Ce ne sont pas seulement des changements politiques, économiques, institutionnels, conventionnels qu’il s’agit de mettre en œuvre ; il s’agit de promouvoir des procédures nouvelles autorisant à penser autrement les relations sociales, à aborder et à dépasser les relations conflictuelles, à mieux comprendre l’homme et les relations interhumaines… Enfin — et peut-être surtout — c’est aussi dans les « mentalités » que les « européens » doivent accomplir leur « révolution culturelle » s’ils souhaitent accéder à ce statut, pour le moment utopique, de « citoyen européen »…

« Je ne me sens pas citoyen européen… »

C’était le titre initialement proposé pour l’ouvrage sur la citoyenneté européenne, titre par trop négatif, auquel l ‘éditeur nous a prié de renoncer, à juste titre je crois.

« Mais citoyen européen tu l’es déjà, que ça te plaise ou non ! » m’a vertement tancé mon collègue historien… Peut-être a-t-il raison… en partie, mais en partie seulement. Car il est vrai que, depuis une cinquantaine d’années, d’importantes innovations ont vu le jour qui esquissent, en pointillés fluctuants, un espace politique européen. Bien sûr nous rappellerons la création d’instances telles le Parlement Européen, le Conseil de l’Europe, la Commission européenne… dont le commun des mortels — dont je fais partie — discerne mal les fonctions et surtout le « modèle » prospectif de gouvernement — si tant est qu’il en existe un qu’on ait l’intention de promouvoir dans un avenir proche — auquel sont censées réfléchir ces honorables institutions… Donc mon collègue n’a pas entièrement tort ; des innovations intéressantes sont intervenues qui peuvent susciter un vague sentiment d’appartenance citoyenne à une entité politique en devenir :

- au niveau d’une identification symbolique de l’Europe : elle a adopté son drapeau que l’on entrevoit discrètement dans certaines cérémonies officielles, submergé par les bannières nationales, régionales, confrériques… et son hymne — l’hymne à la joie de Beethoven — que l’on entend rarement en dehors des finales du tournoi de rugby des six Nations…

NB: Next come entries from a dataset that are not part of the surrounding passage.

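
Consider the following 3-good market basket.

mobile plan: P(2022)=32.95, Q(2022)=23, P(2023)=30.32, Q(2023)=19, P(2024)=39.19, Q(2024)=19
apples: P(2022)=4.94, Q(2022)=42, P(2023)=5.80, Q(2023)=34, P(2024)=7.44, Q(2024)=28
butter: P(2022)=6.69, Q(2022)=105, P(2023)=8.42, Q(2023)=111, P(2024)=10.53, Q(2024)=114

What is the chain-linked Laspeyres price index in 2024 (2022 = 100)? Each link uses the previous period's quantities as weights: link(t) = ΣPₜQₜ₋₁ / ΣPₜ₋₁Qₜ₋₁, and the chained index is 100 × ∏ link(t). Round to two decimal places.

138.81

Link 2022→2023:
ΣP(2023)Q(2022) = 30.32×23 + 5.80×42 + 8.42×105 = 697.36 + 243.6 + 884.1 = 1825.06
ΣP(2022)Q(2022) = 32.95×23 + 4.94×42 + 6.69×105 = 757.85 + 207.48 + 702.45 = 1667.78
link = 1825.06/1667.78 = 1.094305
Link 2023→2024:
ΣP(2024)Q(2023) = 39.19×19 + 7.44×34 + 10.53×111 = 744.61 + 252.96 + 1168.83 = 2166.4
ΣP(2023)Q(2023) = 30.32×19 + 5.80×34 + 8.42×111 = 576.08 + 197.2 + 934.62 = 1707.9
link = 2166.4/1707.9 = 1.268458
Chained index = 100 × 1.094305 × 1.268458 = 138.8080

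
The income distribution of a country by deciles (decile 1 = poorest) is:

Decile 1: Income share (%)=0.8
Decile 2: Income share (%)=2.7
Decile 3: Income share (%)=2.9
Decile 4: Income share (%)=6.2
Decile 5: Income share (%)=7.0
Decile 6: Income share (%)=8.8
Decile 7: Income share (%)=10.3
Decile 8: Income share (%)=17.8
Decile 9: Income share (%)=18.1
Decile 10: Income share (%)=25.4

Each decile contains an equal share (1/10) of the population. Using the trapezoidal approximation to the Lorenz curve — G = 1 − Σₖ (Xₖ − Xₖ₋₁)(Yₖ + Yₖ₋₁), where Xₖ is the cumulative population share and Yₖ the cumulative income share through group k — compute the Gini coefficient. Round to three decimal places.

Cumulative income shares Yₖ: 0.0080, 0.0350, 0.0640, 0.1260, 0.1960, 0.2840, 0.3870, 0.5650, 0.7460, 1.0000
Σ (Xₖ−Xₖ₋₁)(Yₖ+Yₖ₋₁) = (1/10)(0.0080+0.0000) + (1/10)(0.0350+0.0080) + (1/10)(0.0640+0.0350) + (1/10)(0.1260+0.0640) + (1/10)(0.1960+0.1260) + (1/10)(0.2840+0.1960) + (1/10)(0.3870+0.2840) + (1/10)(0.5650+0.3870) + (1/10)(0.7460+0.5650) + (1/10)(1.0000+0.7460)
  = 0.0008 + 0.0043 + 0.0099 + 0.0190 + 0.0322 + 0.0480 + 0.0671 + 0.0952 + 0.1311 + 0.1746 = 0.5822
G = 1 − 0.5822 = 0.4178

0.418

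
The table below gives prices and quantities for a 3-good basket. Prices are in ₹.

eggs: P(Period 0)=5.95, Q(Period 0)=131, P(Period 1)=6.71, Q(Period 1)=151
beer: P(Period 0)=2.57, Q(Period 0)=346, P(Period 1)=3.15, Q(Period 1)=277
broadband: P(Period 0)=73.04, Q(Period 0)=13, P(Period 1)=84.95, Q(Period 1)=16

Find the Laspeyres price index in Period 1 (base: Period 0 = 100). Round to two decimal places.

Laspeyres price index uses base-period quantities as weights.
ΣP(Period 1)·Q(Period 0) = 6.71×131 + 3.15×346 + 84.95×13 = 879.01 + 1089.9 + 1104.35 = 3073.26
ΣP(Period 0)·Q(Period 0) = 5.95×131 + 2.57×346 + 73.04×13 = 779.45 + 889.22 + 949.52 = 2618.19
Index = 3073.26 / 2618.19 × 100 = 117.3811

117.38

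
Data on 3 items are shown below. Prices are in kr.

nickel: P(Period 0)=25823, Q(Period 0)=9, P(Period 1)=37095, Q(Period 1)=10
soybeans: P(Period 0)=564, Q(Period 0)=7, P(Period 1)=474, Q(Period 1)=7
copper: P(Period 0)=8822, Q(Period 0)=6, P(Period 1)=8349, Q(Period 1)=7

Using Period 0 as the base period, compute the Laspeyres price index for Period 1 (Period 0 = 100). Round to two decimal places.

Laspeyres price index uses base-period quantities as weights.
ΣP(Period 1)·Q(Period 0) = 37095×9 + 474×7 + 8349×6 = 333855 + 3318 + 50094 = 387267
ΣP(Period 0)·Q(Period 0) = 25823×9 + 564×7 + 8822×6 = 232407 + 3948 + 52932 = 289287
Index = 387267 / 289287 × 100 = 133.8695

133.87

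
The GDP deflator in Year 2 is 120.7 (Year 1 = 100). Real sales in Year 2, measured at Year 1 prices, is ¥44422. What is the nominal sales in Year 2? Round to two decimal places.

Nominal = Real × (Index/100) = 44422 × (120.7/100)
        = 44422 × 1.207 = 53617.3540

53617.35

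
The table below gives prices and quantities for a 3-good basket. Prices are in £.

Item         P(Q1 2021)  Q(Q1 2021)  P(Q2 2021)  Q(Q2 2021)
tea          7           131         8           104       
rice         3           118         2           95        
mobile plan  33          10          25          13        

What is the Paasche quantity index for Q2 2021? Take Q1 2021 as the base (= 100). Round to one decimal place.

87.8

Paasche quantity index uses current-period prices as weights.
ΣP(Q2 2021)·Q(Q2 2021) = 8×104 + 2×95 + 25×13 = 832 + 190 + 325 = 1347
ΣP(Q2 2021)·Q(Q1 2021) = 8×131 + 2×118 + 25×10 = 1048 + 236 + 250 = 1534
Index = 1347 / 1534 × 100 = 87.8096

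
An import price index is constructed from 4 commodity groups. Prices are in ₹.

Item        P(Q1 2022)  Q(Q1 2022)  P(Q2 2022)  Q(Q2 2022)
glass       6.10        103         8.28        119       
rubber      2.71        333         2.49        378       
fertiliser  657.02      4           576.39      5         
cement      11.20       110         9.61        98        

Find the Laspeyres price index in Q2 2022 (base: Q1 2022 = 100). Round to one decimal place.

Laspeyres price index uses base-period quantities as weights.
ΣP(Q2 2022)·Q(Q1 2022) = 8.28×103 + 2.49×333 + 576.39×4 + 9.61×110 = 852.84 + 829.17 + 2305.56 + 1057.1 = 5044.67
ΣP(Q1 2022)·Q(Q1 2022) = 6.10×103 + 2.71×333 + 657.02×4 + 11.20×110 = 628.3 + 902.43 + 2628.08 + 1232 = 5390.81
Index = 5044.67 / 5390.81 × 100 = 93.5791

93.6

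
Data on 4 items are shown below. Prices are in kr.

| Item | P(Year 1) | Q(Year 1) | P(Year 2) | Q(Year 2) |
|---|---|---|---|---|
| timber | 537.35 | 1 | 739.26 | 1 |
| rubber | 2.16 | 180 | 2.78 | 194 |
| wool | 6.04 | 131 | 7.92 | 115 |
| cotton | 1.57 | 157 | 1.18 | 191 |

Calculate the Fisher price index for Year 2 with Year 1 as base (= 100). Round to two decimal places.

124.58

Laspeyres component (base-period weights):
ΣP(Year 2)Q(Year 1) = 739.26×1 + 2.78×180 + 7.92×131 + 1.18×157 = 739.26 + 500.4 + 1037.52 + 185.26 = 2462.44
ΣP(Year 1)Q(Year 1) = 537.35×1 + 2.16×180 + 6.04×131 + 1.57×157 = 537.35 + 388.8 + 791.24 + 246.49 = 1963.88
L = 2462.44 / 1963.88 × 100 = 125.3865
Paasche component (current-period weights):
ΣP(Year 2)Q(Year 2) = 739.26×1 + 2.78×194 + 7.92×115 + 1.18×191 = 739.26 + 539.32 + 910.8 + 225.38 = 2414.76
ΣP(Year 1)Q(Year 2) = 537.35×1 + 2.16×194 + 6.04×115 + 1.57×191 = 537.35 + 419.04 + 694.6 + 299.87 = 1950.86
P = 2414.76 / 1950.86 × 100 = 123.7793
Fisher = √(L × P) = √(125.3865 × 123.7793) = 124.5803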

- au niveau de la libre circulation des «Européens » l’adoption du passeport européen permet une libre circulation des personnes, que nous apprécions, lors de nos pérégrinations vacancières ou autres…

- au niveau de la libre circulation des biens : la suppression des « droits de douane » rend possible une quasi liberté dans la circulation des biens, au grand dam des buralistes français, frontaliers de certains pays, dont plusieurs ont vu leurs ventes de cigarettes diminuer de cinquante pour cent et plus…

- au niveau de la création d’une monnaie commune, l’Euro, adoptée par seulement 15 États sur 27, et qui voudrait symboliser l’unité d’un espace économique, sans y changer grand chose d’ailleurs, car les appareils et fonctionnements des marchés obéissent à des déterminismes relativement indépendants de l'aspect symbolique des choses que d’aucuns voudraient prendre pour la réalité…

- ………

Donc un ensemble d’innovations qui vont dans le sens d’une unification d’un espace (politique ?) européen… Mais dans ces innovations, celles qui concernent l’espace civique — l’hymne, le drapeau, la référence à la Déclaration Universelle des Droits de l’Homme… — si elles sont indispensables au niveau symbolique — demeurent, pour les différents peuples d’Europe, relativement abstraites… : certains d’entre-nous peuvent avoir l’impression que ces changements ne nous ont pas apporté de « mieux être » dans la vie de tous les jours, ou même que ces modifications ne nous concernent pas directement. Une Europe existe certes, mais sur l’orientation et la construction de laquelle nous n’avons aucune prise. Les accords commerciaux se décident, des « délocalisations » d’usines se décrètent, des pans entiers des économies locales régressent ou meurent, des subventions sont accordées ou refusées… sans que personne nous demande notre avis… En d’autres termes, mon cher collègue historien, nous n’avons aucun « droit de cité » sur les biens matériels de l’Europe, nous — les peu nantis, les « sans grade » qui constituons la grande majorité des habitants de l’Europe — sommes les citoyens fictifs d’une entité symbolique… C’est sans doute quelque chose mais, comme l’écrit en substance Georges Roche, nous ne pouvons être des citoyens à part entière.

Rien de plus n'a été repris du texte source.